In deze scriptie wordt het complexe vraagstuk van de vaststelling van de fiscale vestigingsplaats van vennootschappen beschreven. Hiertoe heeft de auteur een rechtsvergelijkend onderzoek uitgevoerd tussen Nederland en het Verenigd Koninkrijk - toegespitst op de jurisprudentie uit beide landen - en de tie-breakerregel uit het OESO-Modelverdrag. Gezien de complexiteit, en het feit dat de jurisprudentie uit beide landen in hoge mate casuïstisch is, is het ondoenlijk - behoudens voor vennootschappen die zijn opgericht naar het recht van één van beide landen - om eenduidig aan te geven wanneer een vennootschap als ingezetene van één van de landen moet worden aangemerkt. De auteur is dan ook van mening dat dit de reden is dat zowel Nederland als het Verenigd Koninkrijk een ´open norm´ hanteren ter bepaling van de vestigingsplaats van vennootschappen waarbij de invulling door de jurisprudentie plaatsvindt.
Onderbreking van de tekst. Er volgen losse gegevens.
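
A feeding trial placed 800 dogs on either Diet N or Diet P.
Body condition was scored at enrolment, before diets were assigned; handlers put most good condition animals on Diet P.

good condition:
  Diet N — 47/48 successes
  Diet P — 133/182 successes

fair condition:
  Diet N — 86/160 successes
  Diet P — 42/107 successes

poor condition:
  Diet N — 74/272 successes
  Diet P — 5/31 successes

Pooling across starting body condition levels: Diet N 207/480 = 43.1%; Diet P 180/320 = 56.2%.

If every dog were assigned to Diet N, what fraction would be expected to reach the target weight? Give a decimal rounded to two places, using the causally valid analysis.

Diet N is higher inside every starting body condition stratum but Diet P is higher in aggregate. Whether to stratify depends on how starting body condition relates to the diet.
Starting body condition is set before the diet has any effect — it is not caused by the diet — and it independently drives the outcome. That makes it a confounder, so the causal comparison is within starting body condition levels.
Standardising Diet N to the population starting body condition mix: 0.287·47/48 + 0.334·86/160 + 0.379·74/272 = 0.564.

0.56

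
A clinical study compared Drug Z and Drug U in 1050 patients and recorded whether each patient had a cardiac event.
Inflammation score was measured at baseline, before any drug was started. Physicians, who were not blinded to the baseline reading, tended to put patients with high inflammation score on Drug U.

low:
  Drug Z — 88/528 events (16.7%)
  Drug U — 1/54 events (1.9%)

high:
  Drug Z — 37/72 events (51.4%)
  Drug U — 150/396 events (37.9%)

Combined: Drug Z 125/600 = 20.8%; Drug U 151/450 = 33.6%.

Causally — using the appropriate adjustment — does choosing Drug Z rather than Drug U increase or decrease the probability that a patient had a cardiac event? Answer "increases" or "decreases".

Since inflammation score is a pre-existing factor (not a product of the drug) and it affects the outcome on its own, it is a confounder. The stratified rates, not the pooled rate, identify the causal effect.
Within each level — low: 16.7% vs 1.9%; high: 51.4% vs 37.9% — Drug U is lower every time.

increases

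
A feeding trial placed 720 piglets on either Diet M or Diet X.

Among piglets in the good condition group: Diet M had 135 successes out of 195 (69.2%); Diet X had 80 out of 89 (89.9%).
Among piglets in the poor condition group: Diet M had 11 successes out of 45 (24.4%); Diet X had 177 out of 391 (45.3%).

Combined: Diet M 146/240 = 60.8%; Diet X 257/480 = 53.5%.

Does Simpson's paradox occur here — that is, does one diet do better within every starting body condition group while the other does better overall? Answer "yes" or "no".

yes

Within each starting body condition level (good condition 69.2% vs 89.9%; poor condition 24.4% vs 45.3%), Diet X has the higher rate every time. Pooled: 60.8% vs 53.5% — Diet M has the higher rate overall. The two comparisons disagree.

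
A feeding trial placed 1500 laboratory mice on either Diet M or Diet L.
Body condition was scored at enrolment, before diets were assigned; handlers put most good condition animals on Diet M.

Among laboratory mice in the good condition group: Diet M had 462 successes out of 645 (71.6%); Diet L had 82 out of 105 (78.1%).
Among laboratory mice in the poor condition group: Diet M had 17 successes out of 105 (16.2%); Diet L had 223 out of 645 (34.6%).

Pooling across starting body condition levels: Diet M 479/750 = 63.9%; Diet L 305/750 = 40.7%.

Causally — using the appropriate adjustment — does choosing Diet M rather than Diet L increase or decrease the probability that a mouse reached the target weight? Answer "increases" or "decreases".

decreases

Within every starting body condition level Diet L has the higher rate, yet pooled Diet M does — Simpson's reversal.
Starting body condition is set before the diet has any effect — it is not caused by the diet — and it independently drives the outcome. That makes it a confounder, so the causal comparison is within starting body condition levels.
Within each level — good condition: 71.6% vs 78.1%; poor condition: 16.2% vs 34.6% — Diet L is higher every time.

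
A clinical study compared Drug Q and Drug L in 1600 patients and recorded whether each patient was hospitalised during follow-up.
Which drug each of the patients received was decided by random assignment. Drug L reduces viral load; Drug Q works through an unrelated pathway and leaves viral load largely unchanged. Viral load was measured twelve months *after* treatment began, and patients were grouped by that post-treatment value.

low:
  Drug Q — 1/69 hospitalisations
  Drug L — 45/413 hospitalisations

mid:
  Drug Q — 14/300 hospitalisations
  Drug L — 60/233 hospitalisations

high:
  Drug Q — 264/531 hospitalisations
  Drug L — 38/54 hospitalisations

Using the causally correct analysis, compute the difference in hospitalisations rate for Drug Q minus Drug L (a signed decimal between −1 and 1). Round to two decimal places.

+0.11

The viral load-specific comparison favours Drug Q throughout, but the pooled figures favour Drug L. The question is whether to condition on viral load.
The distribution of viral load is itself part of what the drug does — it is an intermediate outcome. Holding it fixed would remove that part of the effect; the total effect is the pooled difference.
The causal difference is the pooled difference: 0.310 − 0.204 = +0.106.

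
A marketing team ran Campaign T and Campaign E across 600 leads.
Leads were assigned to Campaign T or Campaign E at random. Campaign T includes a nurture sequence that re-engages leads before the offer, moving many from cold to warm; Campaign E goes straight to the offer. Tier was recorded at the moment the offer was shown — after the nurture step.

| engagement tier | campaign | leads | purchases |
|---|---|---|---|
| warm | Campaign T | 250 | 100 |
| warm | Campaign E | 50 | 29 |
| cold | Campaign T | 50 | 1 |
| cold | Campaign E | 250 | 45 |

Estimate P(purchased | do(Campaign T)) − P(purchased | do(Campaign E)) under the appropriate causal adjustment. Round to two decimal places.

Engagement tier is downstream of the campaign. One should not condition on a consequence of treatment, so the overall rates are the right comparison.
The causal difference is the pooled difference: 0.337 − 0.247 = +0.090.

+0.09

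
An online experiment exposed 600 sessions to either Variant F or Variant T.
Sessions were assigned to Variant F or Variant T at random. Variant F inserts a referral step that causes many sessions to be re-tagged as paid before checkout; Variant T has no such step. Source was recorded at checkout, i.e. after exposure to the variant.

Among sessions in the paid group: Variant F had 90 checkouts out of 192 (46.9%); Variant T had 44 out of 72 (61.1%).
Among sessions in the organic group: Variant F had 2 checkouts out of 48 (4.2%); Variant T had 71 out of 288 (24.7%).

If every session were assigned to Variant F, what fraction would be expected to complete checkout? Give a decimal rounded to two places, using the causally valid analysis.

0.38

Within every traffic source level Variant T has the higher rate, yet pooled Variant F does — Simpson's reversal.
Traffic source is recorded after the variant and is itself shifted by it — it sits on the causal path from variant to outcome. Conditioning on a mediator would strip out part of the effect we want; the pooled comparison gives the total causal effect.
So P(outcome | do(Variant F)) is just the pooled rate for Variant F: 92/240 = 0.383.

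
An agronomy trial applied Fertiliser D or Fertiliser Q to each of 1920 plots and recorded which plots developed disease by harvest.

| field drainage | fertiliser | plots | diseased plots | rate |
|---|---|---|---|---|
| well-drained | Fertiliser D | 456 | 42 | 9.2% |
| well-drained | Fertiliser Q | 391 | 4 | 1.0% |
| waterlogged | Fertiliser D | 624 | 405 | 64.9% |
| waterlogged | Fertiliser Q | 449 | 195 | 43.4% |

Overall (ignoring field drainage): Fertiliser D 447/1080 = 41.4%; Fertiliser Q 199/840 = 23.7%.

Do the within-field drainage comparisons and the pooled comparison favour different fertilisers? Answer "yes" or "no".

Within each field drainage level (well-drained 9.2% vs 1.0%; waterlogged 64.9% vs 43.4%), Fertiliser Q has the lower rate every time. Pooled: 41.4% vs 23.7% — Fertiliser Q has the lower rate overall. They agree.

no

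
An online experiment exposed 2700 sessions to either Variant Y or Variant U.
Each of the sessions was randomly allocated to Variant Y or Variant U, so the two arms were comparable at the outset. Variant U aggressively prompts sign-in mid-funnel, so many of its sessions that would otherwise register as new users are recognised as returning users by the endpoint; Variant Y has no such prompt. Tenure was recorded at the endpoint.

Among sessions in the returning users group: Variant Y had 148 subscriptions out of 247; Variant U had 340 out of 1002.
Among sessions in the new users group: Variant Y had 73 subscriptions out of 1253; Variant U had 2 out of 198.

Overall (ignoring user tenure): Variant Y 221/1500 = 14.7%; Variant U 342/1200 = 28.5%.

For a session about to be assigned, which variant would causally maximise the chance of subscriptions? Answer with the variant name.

Variant U

User tenure here is a post-treatment variable shaped by the variant; conditioning on it would introduce bias rather than remove it. The overall comparison is the causal one.
Pooled: Variant Y 14.7% vs Variant U 28.5%; Variant U is higher overall.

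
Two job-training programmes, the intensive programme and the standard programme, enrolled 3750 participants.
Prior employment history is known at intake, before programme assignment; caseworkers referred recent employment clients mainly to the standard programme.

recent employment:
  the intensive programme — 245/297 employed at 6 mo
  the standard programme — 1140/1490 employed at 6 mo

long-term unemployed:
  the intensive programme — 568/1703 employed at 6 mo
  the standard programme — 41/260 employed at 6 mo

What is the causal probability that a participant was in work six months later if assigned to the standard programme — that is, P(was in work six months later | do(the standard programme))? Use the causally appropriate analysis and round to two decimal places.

0.45

Here prior employment history is a common cause — it drives both which programme a case falls under and the outcome. The crude comparison mixes populations; the stratum-specific rates are the causally relevant ones.
Standardising the standard programme to the population prior employment history mix: 0.477·1140/1490 + 0.523·41/260 = 0.447.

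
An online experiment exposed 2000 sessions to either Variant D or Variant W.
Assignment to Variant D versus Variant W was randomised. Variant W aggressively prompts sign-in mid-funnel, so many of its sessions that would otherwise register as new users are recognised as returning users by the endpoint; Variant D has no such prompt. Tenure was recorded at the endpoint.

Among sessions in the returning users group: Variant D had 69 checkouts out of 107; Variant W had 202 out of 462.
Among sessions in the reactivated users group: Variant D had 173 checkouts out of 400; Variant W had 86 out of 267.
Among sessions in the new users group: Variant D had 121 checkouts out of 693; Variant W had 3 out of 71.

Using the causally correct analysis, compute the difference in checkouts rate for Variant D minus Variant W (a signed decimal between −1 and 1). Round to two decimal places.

Because the variant influences user tenure, user tenure is a post-treatment mediator, not a confounder. Stratifying on it would bias the estimate; the causal effect is the crude pooled difference.
The causal difference is the pooled difference: 0.302 − 0.364 = -0.061.

-0.06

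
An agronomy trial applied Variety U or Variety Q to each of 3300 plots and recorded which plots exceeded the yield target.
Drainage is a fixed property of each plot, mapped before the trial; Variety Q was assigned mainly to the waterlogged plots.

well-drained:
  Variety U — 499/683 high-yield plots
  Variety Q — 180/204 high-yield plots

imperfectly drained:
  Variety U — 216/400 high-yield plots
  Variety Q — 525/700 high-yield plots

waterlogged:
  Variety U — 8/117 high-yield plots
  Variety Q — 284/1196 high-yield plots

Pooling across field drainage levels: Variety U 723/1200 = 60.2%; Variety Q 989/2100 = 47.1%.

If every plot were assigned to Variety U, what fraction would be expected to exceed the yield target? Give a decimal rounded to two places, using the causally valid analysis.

0.40

The field drainage-specific comparison favours Variety Q throughout, but the pooled figures favour Variety U. The question is whether to condition on field drainage.
Field drainage is set before the variety has any effect — it is not caused by the variety — and it independently drives the outcome. That makes it a confounder, so the causal comparison is within field drainage levels.
Standardising Variety U to the population field drainage mix: 0.269·499/683 + 0.333·216/400 + 0.398·8/117 = 0.404.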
Uit de jurisprudentie uit beide landen zijn belangrijke criteria te onderscheiden die van doorslaggevend belang zijn bij de vaststelling van de vestigingsplaats van vennootschappen. Deze criteria zijn in het voorgaande vergeleken met de tie-breakerregel ‘place of effective management’, die de OESO in haar Modelverdrag voorschrijft. Daaruit bleek dat het in Nederland ontwikkelde criterium ´plaats van werkelijke leiding´ gedetailleerder is dan de tie-breakerregel uit het OESO-Modelverdrag. Hieruit bleek ook dat het in de jurisprudentie van het Verenigd Koninkrijk ontwikkelde criterium ´central management and control´ verder van de OESO tie-breakerregel afstaat dan het in Nederland ontwikkelde criterium ´werkelijke leiding´. Vervolgens is aan de hand van de jurisprudentie van het HvJ EG vastgesteld dat zetelverplaatsing met behoud van rechtspersoonlijkheid van het oprichtingsland jegens dat oprichtingsland niet afdwingbaar is, aangezien het oprichtingsland voorwaarden mag verbinden aan een zetelverplaatsing. In het arrest Cartesio heeft het HvJ EG beslist dat zetelverplaatsing mét wisseling van rechtspersoonlijkheid wel mogelijk is met een beroep op artikel 43 EG-Verdrag, mits het land van ontvangst de omzetting van de vennootschap in de interne rechtsvorm toestaat.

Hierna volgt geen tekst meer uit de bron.